C'est au premier stade de développement, précédant la gastrulation, que l'embryon intéresse les chercheurs. En effet, le modèle animal n'est pas ici transposable dans la mesure où le passage de la phase où l'embryon vit sur les réserves de l'ovocyte à celle où il se développe sur ses ressources propres ne se fait pas au même moment chez la souris et chez l'homme. Ce franchissement pourrait constituer le critère de partage entre recherche autorisée et recherche interdite. Les cellules totipotentes isolables dans ce premier état sont porteuses de deux types d'avancées thérapeutiques également décisives :
o isolées et cultivées, elles permettraient de produire des tissus de substitution offrant des garanties de tolérance très supérieures aux greffes classiques (neurones, cellules hépatiques, sang) ;
o elles offrent à la cancérologie un terrain d'étude particulièrement intéressant puisqu'elles constituent des cellules cancéreuses en sursis, à la frontière des cellules normales.
Elles pourraient être prélevées sur des embryons congelés privés de projet parental. Le recours au clonage ne garantirait pas un matériel biologique sûr, compte tenu de l'importance de l'empreinte parentale sur la fonctionnalité des gènes issus d'un double patrimoine.
Le maintien d'une interdiction touchant ce type de recherche conduirait à une situation embarrassante dès lors que de telles cellules seront produites à l'étranger, hypothèse dont la réalisation est proche compte tenu des progrès récemment accomplis en ce domaine aux Etats-Unis.
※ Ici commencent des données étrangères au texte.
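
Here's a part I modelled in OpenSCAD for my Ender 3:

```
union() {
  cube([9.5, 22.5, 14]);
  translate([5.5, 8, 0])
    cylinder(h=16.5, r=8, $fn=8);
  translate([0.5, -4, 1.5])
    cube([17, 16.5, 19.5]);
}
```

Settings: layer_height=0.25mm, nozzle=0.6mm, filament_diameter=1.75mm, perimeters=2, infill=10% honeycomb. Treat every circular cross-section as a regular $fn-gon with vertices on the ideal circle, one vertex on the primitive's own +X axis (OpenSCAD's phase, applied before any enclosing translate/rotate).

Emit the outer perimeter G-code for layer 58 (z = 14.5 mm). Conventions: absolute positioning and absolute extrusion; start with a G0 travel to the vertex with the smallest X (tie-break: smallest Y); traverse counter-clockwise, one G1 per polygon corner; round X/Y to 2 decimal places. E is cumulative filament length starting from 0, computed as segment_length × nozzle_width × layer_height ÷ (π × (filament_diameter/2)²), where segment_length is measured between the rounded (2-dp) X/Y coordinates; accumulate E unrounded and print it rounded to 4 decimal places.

G0 X-2.50 Y8.00 Z14.50
G1 X-0.16 Y2.34 E0.3819
G1 X0.50 Y2.07 E0.4264
G1 X0.50 Y-4.00 E0.8050
G1 X17.50 Y-4.00 E1.8651
G1 X17.50 Y12.50 E2.8941
G1 X11.64 Y12.50 E3.2596
G1 X11.16 Y13.66 E3.3378
G1 X5.50 Y16.00 E3.7198
G1 X-0.16 Y13.66 E4.1017
G1 X-2.50 Y8.00 E4.4837

At z = 14.5 mm: the cube is not intersected at this z (z outside [0, 14]); the cylinder at (5.5, 8): section is a regular 8-gon, circumradius r=8; the cube at (0.5, -4) is present — its section is the full 17×16.5 rectangle; Merging all regions: the regions partially overlap (shared area 134.38 mm²), so overlapping operands fuse into one piece — 1 connected region. The outline is a single polygon with 10 vertices. Extrusion per mm of travel: 0.6 × 0.25 / (π × 0.875²) = 0.062363. Accumulating E over each segment gives final E = 4.4837.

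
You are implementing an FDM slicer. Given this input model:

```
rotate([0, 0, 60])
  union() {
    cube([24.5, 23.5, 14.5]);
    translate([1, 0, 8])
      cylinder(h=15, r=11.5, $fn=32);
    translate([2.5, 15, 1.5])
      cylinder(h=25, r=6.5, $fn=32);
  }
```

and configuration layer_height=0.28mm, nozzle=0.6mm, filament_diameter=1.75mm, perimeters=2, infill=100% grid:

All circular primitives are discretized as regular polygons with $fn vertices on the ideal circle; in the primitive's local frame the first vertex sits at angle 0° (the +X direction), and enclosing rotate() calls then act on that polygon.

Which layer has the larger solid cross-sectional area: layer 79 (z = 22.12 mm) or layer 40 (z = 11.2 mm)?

Layer 79 (z = 22.12): the cube is not intersected at this z (z outside [0, 14.5]); the r=11.5 cylinder at (1, 0) gives a regular 32-gon of circumradius 11.5 (constant along its height) (area = (32/2)·11.500²·sin(360°/32) = 412.81 mm²); the r=6.5 cylinder at (2.5, 15) contributes a regular 32-gon of circumradius 6.5 (area = (32/2)·6.500²·sin(360°/32) = 131.88 mm²); Taking the union: the regions partially overlap — summed areas 544.69 mm² minus the doubly-counted overlap 17.99 mm² gives 526.70 mm² — area = 526.70 mm²; (whole slice rotated 60° about Z — lengths, areas and connectivity unchanged). So its area = 526.70 mm². Layer 40 (z = 11.2): the cube is present — its section is the full 24.5×23.5 rectangle (area 575.75 mm²); the cylinder at (1, 0): section is a regular 32-gon, circumradius r=11.5 (area = (32/2)·11.500²·sin(360°/32) = 412.81 mm²); the cylinder at (2.5, 15): section is a regular 32-gon, circumradius r=6.5 (area = (32/2)·6.500²·sin(360°/32) = 131.88 mm²); Merging all regions: the regions partially overlap — summed areas 1120.44 mm² minus the doubly-counted overlap 215.72 mm² gives 904.72 mm² — area = 904.72 mm²; (rotated 60° about Z; rotation is an isometry so areas/perimeters/island counts are preserved). So its area = 904.72 mm². Layer 40 is larger (904.72 vs 526.70 mm²).

layer 40 (z = 11.2 mm)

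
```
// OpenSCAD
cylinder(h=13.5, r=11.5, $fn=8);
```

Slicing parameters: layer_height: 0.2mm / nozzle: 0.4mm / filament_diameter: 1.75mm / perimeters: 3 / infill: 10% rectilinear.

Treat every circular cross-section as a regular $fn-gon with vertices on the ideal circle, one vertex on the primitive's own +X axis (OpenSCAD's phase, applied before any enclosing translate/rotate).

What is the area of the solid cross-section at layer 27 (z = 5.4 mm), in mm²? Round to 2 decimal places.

374.06 mm²

At z = 5.4 mm: the cylinder: section is a regular 8-gon, circumradius r=11.5 (area = (8/2)·11.500²·sin(360°/8) = 374.06 mm²). Overall, the cross-section is a single solid region. Net area = 374.06 mm².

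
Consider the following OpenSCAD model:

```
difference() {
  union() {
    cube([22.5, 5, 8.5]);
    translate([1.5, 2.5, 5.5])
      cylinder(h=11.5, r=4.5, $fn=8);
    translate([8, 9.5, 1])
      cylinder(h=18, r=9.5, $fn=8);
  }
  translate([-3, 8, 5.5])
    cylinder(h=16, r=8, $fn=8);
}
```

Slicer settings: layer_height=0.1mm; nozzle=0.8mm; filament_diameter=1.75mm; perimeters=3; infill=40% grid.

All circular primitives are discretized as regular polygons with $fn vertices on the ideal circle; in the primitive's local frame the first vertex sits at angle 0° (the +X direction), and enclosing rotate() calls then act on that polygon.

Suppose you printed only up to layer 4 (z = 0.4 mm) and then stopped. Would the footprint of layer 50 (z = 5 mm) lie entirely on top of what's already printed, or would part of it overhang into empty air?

Compare the two slices. At z = 0.4: the cube (footprint 22.5×5) is included at this height (area 112.50 mm²); the cylinder at (1.5, 2.5) is not intersected at this z (z outside [5.5, 17]); the cylinder at (8, 9.5) does not reach this height (z outside [1, 19]); Combining (union): only the 22.5×5 cube is present, so the union is just that shape — area = 112.50 mm²; the cylinder at (-3, 8) is not intersected at this z (z outside [5.5, 21.5]); Taking the first minus the rest: none of the subtracted shapes is present at this height, so the result so far is unchanged — area = 112.50 mm². At z = 5: the cube is present — its section is the full 22.5×5 rectangle (area 112.50 mm²); the cylinder at (1.5, 2.5) does not reach this height (z outside [5.5, 17]); the r=9.5 cylinder at (8, 9.5) gives a regular 8-gon of circumradius 9.5 (constant along its height) (area = (8/2)·9.500²·sin(360°/8) = 255.27 mm²); Merging all regions: the regions partially overlap — summed areas 367.77 mm² minus the doubly-counted overlap 50.52 mm² gives 317.24 mm² — area = 317.24 mm²; the cylinder at (-3, 8) is not intersected at this z (z outside [5.5, 21.5]); Taking the first minus the rest: none of the subtracted shapes is present at this height, so that combined region is unchanged — area = 317.24 mm². Checking containment: at z = 5 the cross-section extends beyond the z = 0.4 cross-section by about 204.74 mm².

part overhangs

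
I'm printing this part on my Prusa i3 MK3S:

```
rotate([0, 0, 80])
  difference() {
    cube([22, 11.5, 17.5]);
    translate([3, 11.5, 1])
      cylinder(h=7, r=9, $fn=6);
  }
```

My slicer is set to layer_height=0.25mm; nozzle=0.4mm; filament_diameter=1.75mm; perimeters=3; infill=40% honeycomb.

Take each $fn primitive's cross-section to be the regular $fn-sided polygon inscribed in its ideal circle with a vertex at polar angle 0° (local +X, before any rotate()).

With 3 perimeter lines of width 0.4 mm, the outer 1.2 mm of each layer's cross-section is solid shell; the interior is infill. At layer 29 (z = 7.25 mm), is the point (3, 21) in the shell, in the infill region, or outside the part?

At z = 7.25 mm: the cube (footprint 22×11.5) is included at this height; the r=9 cylinder at (3, 11.5) gives a regular 6-gon of circumradius 9 (constant along its height); Taking the first minus the rest: starting from the 22×11.5 cube, the r=9 cylinder at (3, 11.5) partially overlaps it — only the 75.99 mm² overlap (of its 210.44 mm²) is removed, clipping the outline — 1 connected region; (rotated 80° about Z; rotation is an isometry so areas/perimeters/island counts are preserved). Overall, the cross-section is a single solid region. Undo the 80° rotation: the query point maps to (21.202, 0.692) in the un-rotated model frame. The nearest boundary edge runs (22.00, 0.00)→(0.00, 0.00); distance from the point to it = 0.69 mm. The point is inside the cross-section, 0.69 mm from the nearest boundary — within the 1.2 mm shell band (3 × 0.4).

shell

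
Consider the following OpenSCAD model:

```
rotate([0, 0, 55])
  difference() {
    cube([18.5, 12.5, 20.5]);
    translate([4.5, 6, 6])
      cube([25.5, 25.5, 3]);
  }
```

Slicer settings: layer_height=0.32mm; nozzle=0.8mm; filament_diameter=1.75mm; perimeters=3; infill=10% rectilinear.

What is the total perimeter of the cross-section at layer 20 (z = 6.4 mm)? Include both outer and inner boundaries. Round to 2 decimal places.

At z = 6.4 mm: the cube (footprint 18.5×12.5) is included at this height (perimeter 62.00 mm); the 25.5×25.5 cube at (4.5, 6) contributes its full rectangle (perimeter 102.00 mm); After the difference (first − rest): starting from the 18.5×12.5 cube, the 25.5×25.5 cube at (4.5, 6) partially overlaps it — only the 91.00 mm² overlap (of its 650.25 mm²) is removed, clipping the outline — boundary = 62.00 mm; (rotated 55° about Z; rotation is an isometry so areas/perimeters/island counts are preserved). Overall, the cross-section is a single solid region. Total boundary length (outer) = 62.00 mm.

62.00 mm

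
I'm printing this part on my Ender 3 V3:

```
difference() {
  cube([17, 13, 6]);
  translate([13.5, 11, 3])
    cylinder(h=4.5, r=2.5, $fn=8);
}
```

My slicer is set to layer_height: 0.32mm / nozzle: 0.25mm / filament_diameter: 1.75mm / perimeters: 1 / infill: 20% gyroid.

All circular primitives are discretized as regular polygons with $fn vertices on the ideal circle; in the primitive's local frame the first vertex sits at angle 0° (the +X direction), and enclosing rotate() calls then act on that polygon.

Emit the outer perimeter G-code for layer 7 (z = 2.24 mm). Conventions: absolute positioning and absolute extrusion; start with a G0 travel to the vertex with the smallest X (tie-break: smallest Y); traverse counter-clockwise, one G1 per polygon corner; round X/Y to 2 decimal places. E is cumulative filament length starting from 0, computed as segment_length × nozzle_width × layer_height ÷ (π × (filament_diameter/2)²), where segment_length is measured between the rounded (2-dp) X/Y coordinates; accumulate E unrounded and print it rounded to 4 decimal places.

At z = 2.24 mm: the cube (footprint 17×13) is included at this height; the cylinder at (13.5, 11) does not reach this height (z outside [3, 7.5]); Taking the first minus the rest: none of the subtracted shapes is present at this height, so the 17×13 cube is unchanged — 1 connected region. The outline is a single polygon with 4 vertices. Extrusion per mm of travel: 0.25 × 0.32 / (π × 0.875²) = 0.033260. Accumulating E over each segment gives final E = 1.9956.

G0 X0.00 Y0.00 Z2.24
G1 X17.00 Y0.00 E0.5654
G1 X17.00 Y13.00 E0.9978
G1 X0.00 Y13.00 E1.5632
G1 X0.00 Y0.00 E1.9956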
En ce qui concerne les biopsies post mortem, la loi a abouti à un blocage, les médecins ne voulant plus solliciter l'accord des familles pour des prélèvements à fins scientifiques et privant de ce fait les chercheurs de matériaux auxquels ils avaient précédemment accès sans la moindre difficulté.
S'agissant de la loi du 20 décembre 1988, son application pose plusieurs problèmes :
o la définition du champ d'application pour ce qui concerne les conditions de prélèvement de l'échantillon biologique à partir duquel la recherche est effectuée (" tube en plus " lors d'un acte thérapeutique, par exemple) ;
o l'obligation d'un investigateur médecin : il conviendrait de dissocier la direction scientifique et la surveillance médicale d'une recherche.
Il convient de remarquer, sur un plan général, qu'alors même que l'activité de recherche est reconnue par la loi, la rédaction des décrets issus de l'administration de la santé ne prend pas en compte ses besoins spécifiques et que l'édiction d'un Code de la recherche à côté de celui de la santé publique permettrait d'apporter les clarifications nécessaires.